Distance

Le diable au corps

« Et comment supporterai-je d’être homme, si l’homme n’était pas aussi poète et devineur d’énigme et sauveur du hasard ? »

Zarathoustra

Je dois répondre à Samuele. Je vais lui dire de venir. Ça fait peut-être un an que je ne l’ai pas vu. Qu’est-ce qu’il fait celui-là ? Il n’a qu’à venir cette aprème, je travaillerai avant. Je pense trop au travail. Faut bien couper parfois. Bon. Je vais lui dire 4 ou 5 heures, avant la nuit quand même. Il prendra son macchiato du goûter… Lui et ses petites habitudes…

« Salut Sam, tu veux venir cette aprème à la maison ? On descendra prendre le café sur la terrasse en bas, ou pas…»

Il va encore arriver comme une bombe, agité comme il est. Est-ce qu’il me reste de ce café cacaoté qu’il m’avait rapporté ? Ça ira pour cette fois. Faudra que je retourne en chercher. Ça nous rappellera les espressos veloutés au bord de l’Arno après les conférences, les rayons blancs du soleil qui passaient par-dessus la colline pour se poser dans nos tasses, frapper l’écume dorée qui se balançait sur l’infini noir et danser dans les ondulantes volutes… Ouah ! J’arrive, j’arrive ! Mais c’est démentiel de sonner comme ça. Je me lève de la console qui me sert de bureau une fois mon coeur retombé dans ma poitrine. L’éternel voile de poussière se dépose souplement sur la bibliothèque et la cheminée, les fenêtres et miroirs cessent leur grésillement et le parquet de claquer des dents.

« Comment vas-tu ? Est-ce qu’on peut s’embrasser ? Merde. De toute façon je suis chez toi, ça change quelque chose ? Je peux poser ça ici ? Ça te dérange pas, no ? La brasserie en bas : j’ai vu des sacs de gravats devant. Ils rénovent ou ils ferment ? Bon, on ne peut pas y aller de toutes façons. Alors comment vas-tu ? Je ne te dérange pas au moins ? Tu comptes travailler toute ta vie ? Dolores va bien ?

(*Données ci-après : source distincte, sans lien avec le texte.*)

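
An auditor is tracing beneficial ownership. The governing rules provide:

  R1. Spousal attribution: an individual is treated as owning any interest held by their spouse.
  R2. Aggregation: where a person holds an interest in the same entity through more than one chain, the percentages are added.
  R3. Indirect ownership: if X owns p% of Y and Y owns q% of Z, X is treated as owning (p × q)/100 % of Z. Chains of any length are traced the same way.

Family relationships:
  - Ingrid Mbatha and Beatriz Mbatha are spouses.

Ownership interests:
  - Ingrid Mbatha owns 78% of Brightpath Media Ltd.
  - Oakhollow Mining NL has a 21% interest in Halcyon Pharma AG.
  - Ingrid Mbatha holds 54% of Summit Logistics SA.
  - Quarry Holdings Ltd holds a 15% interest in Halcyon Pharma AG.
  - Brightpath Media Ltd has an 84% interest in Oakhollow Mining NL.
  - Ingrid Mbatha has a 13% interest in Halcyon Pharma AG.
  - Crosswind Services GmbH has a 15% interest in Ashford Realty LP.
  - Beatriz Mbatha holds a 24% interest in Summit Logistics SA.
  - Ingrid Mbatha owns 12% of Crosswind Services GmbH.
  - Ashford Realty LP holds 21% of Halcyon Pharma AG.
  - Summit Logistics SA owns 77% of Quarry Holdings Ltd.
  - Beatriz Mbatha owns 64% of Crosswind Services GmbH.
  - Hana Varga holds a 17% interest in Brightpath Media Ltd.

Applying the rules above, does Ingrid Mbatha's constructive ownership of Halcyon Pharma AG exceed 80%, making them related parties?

By spousal attribution (R1), Ingrid Mbatha is treated as also owning Beatriz Mbatha's interest in Crosswind Services GmbH, giving 12% + 64% = 76%.
By spousal attribution (R1), Ingrid Mbatha is treated as also owning Beatriz Mbatha's interest in Summit Logistics SA, giving 54% + 24% = 78%.
Chain via Crosswind Services GmbH → Ashford Realty LP (R3): 76% × 15% × 21% = 2.394% of Halcyon Pharma AG.
Chain via Brightpath Media Ltd → Oakhollow Mining NL (R3): 78% × 84% × 21% = 13.7592% of Halcyon Pharma AG.
Chain via Summit Logistics SA → Quarry Holdings Ltd (R3): 78% × 77% × 15% = 9.009% of Halcyon Pharma AG.
Direct interest in Halcyon Pharma AG: 13%.
Aggregating (R2): 2.394% + 13.7592% + 9.009% + 13% = 38.1622%.
38.1622% does not exceed the 80% threshold, so Ingrid is not a related party to Halcyon Pharma AG.

No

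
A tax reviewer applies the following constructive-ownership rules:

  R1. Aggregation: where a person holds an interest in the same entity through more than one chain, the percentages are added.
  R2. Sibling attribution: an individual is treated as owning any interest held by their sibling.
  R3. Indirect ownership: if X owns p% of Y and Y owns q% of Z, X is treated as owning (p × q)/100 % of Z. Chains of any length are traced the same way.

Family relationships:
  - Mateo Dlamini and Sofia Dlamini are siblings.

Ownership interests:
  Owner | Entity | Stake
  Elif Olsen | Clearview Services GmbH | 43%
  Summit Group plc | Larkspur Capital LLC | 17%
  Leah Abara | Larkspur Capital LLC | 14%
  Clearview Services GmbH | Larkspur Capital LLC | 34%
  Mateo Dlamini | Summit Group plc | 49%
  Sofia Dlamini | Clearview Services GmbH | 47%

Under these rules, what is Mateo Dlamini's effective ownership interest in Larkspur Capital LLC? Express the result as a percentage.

By sibling attribution (R2), Mateo Dlamini is treated as owning Sofia Dlamini's 47% interest in Clearview Services GmbH.
Chain via Summit Group plc (R3): 49% × 17% = 8.33% of Larkspur Capital LLC.
Chain via Clearview Services GmbH (R3): 47% × 34% = 15.98% of Larkspur Capital LLC.
Aggregating (R1): 8.33% + 15.98% = 24.31%.

24.31%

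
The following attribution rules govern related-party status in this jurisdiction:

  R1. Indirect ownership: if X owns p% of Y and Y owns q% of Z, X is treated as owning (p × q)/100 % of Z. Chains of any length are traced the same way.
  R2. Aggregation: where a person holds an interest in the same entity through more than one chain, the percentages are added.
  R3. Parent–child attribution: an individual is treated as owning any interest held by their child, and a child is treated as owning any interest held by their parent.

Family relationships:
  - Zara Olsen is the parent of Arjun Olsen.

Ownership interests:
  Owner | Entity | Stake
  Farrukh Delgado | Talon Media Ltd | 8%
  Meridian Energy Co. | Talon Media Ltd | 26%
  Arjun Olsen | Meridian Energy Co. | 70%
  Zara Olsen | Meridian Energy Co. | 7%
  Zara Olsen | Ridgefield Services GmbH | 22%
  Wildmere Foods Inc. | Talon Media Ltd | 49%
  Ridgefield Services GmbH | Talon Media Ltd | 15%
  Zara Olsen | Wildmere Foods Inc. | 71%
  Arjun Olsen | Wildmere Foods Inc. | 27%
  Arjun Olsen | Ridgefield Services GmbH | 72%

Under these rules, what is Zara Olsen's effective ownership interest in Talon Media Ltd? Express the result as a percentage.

82.14%

By parent–child attribution (R3), Zara Olsen is treated as also owning Arjun Olsen's interest in Wildmere Foods Inc, giving 71% + 27% = 98%.
By parent–child attribution (R3), Zara Olsen is treated as also owning Arjun Olsen's interest in Meridian Energy Co, giving 7% + 70% = 77%.
By parent–child attribution (R3), Zara Olsen is treated as also owning Arjun Olsen's interest in Ridgefield Services GmbH, giving 22% + 72% = 94%.
Chain via Wildmere Foods Inc. (R1): 98% × 49% = 48.02% of Talon Media Ltd.
Chain via Meridian Energy Co. (R1): 77% × 26% = 20.02% of Talon Media Ltd.
Chain via Ridgefield Services GmbH (R1): 94% × 15% = 14.1% of Talon Media Ltd.
Aggregating (R2): 48.02% + 20.02% + 14.1% = 82.14%.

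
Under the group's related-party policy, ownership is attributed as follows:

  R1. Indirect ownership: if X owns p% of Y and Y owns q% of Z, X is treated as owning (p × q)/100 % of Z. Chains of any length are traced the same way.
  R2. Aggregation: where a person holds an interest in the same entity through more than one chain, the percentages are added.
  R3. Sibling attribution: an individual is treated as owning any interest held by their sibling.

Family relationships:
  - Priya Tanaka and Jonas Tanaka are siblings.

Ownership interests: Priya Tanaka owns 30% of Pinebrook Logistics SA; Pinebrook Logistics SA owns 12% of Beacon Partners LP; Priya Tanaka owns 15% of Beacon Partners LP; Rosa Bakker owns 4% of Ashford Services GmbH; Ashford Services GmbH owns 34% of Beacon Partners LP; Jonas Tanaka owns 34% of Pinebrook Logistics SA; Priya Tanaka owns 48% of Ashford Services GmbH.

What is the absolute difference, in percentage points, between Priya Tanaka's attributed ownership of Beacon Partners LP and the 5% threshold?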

– Oui, elle est chez sa mère. Tu veux un café ?

– Si, si bien sûr, macchiato sans sucre s’il te plaît, tu peux ? »

L’appartement tremble à nouveau sous l’action de la machine, le fumet ensoleillé et cuiré du café frais emplit bientôt les quarante mètres carrés de ruines fumantes.

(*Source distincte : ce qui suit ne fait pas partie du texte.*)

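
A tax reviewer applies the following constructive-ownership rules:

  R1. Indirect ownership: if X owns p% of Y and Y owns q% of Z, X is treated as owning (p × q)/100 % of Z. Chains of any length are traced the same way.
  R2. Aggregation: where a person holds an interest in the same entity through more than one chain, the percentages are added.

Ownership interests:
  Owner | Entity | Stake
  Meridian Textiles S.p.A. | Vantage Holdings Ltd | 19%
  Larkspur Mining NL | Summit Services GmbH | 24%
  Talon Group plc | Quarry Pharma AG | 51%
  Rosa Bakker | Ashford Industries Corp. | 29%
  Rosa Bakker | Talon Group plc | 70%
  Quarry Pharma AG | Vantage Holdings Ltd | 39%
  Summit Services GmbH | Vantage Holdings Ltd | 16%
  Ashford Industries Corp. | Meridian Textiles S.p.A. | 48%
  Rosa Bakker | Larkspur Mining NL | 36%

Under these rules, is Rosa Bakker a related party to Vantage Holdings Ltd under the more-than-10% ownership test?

Chain via Larkspur Mining NL → Summit Services GmbH (R1): 36% × 24% × 16% = 1.3824% of Vantage Holdings Ltd.
Chain via Ashford Industries Corp. → Meridian Textiles S.p.A. (R1): 29% × 48% × 19% = 2.6448% of Vantage Holdings Ltd.
Chain via Talon Group plc → Quarry Pharma AG (R1): 70% × 51% × 39% = 13.923% of Vantage Holdings Ltd.
Aggregating (R2): 1.3824% + 2.6448% + 13.923% = 17.9502%.
17.9502% exceeds the 10% threshold, so Rosa is a related party to Vantage Holdings Ltd.

Yes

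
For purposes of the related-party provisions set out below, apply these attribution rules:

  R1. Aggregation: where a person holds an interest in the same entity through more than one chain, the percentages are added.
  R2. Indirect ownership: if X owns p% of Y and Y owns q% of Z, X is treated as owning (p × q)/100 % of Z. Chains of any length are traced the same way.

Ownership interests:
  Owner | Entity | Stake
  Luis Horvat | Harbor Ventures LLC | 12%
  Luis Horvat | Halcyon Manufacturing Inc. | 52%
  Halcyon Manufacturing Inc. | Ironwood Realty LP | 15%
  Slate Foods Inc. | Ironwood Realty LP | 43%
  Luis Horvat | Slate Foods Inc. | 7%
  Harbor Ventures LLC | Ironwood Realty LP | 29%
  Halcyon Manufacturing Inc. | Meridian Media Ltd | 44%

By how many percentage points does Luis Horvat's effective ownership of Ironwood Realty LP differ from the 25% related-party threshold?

Chain via Harbor Ventures LLC (R2): 12% × 29% = 3.48% of Ironwood Realty LP.
Chain via Halcyon Manufacturing Inc. (R2): 52% × 15% = 7.8% of Ironwood Realty LP.
Chain via Slate Foods Inc. (R2): 7% × 43% = 3.01% of Ironwood Realty LP.
Aggregating (R1): 3.48% + 7.8% + 3.01% = 14.29%.
14.29% falls short of the 25% threshold by 10.71 percentage points.

10.71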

« Tu connais l’expression être bête à manger du foin ?

– No. Ça veut dire que tu me trouves bête ça ?

– Non non, c’est cette odeur, ça me fait penser à des prés d’été et j’ai pensé au foin…

– Et à être bête bien sûr… Tu as pu partir en vacances ?

– Oui, en Italie en août, et toi ?

– Tu es allé sur la côte Amalfitaine ? »

Il pose soudain sa tasse et se tourne vivement face à moi, ses yeux suspicieux cherchent un secret.

« Sur la Riviera en voiture, comme dans les grandes années. Ça faisait loin pour cette année, et puis il y a trop de monde en août. Enfin, peut-être pas cette année. Tu y vas en août toi ?

– Oui, je suis un grand fan de la côte Amalfitaine. Tous les ans je prends les vacances en août j’y vais. Ça dépend comme tu es. Moi, s’il y a une piscine hein, je n’ai pas besoin de bouger. Après si tu veux aller un peu, bon c’est peut-être plus facile hors saison. Mais cette année ça devait être plus tranquille sans les touristes américains, il y a beaucoup d’américains, si. Mais cette année je n’y suis pas allé. Rien que d’en parler là ça me manque.

– Tu n’as pas pris de vacances ?

– Un peu mais je voulais pas prendre l’avion. J’ai essayé de croiser moins de personnes aussi. Mais là je me suis dit qu’on ne pouvait pas vivre toujours comme ça… Cette année c’est la première fois que je n’y vais pas. Tu aurais un doliprane ? J’ai des migraines en ce moment à droite.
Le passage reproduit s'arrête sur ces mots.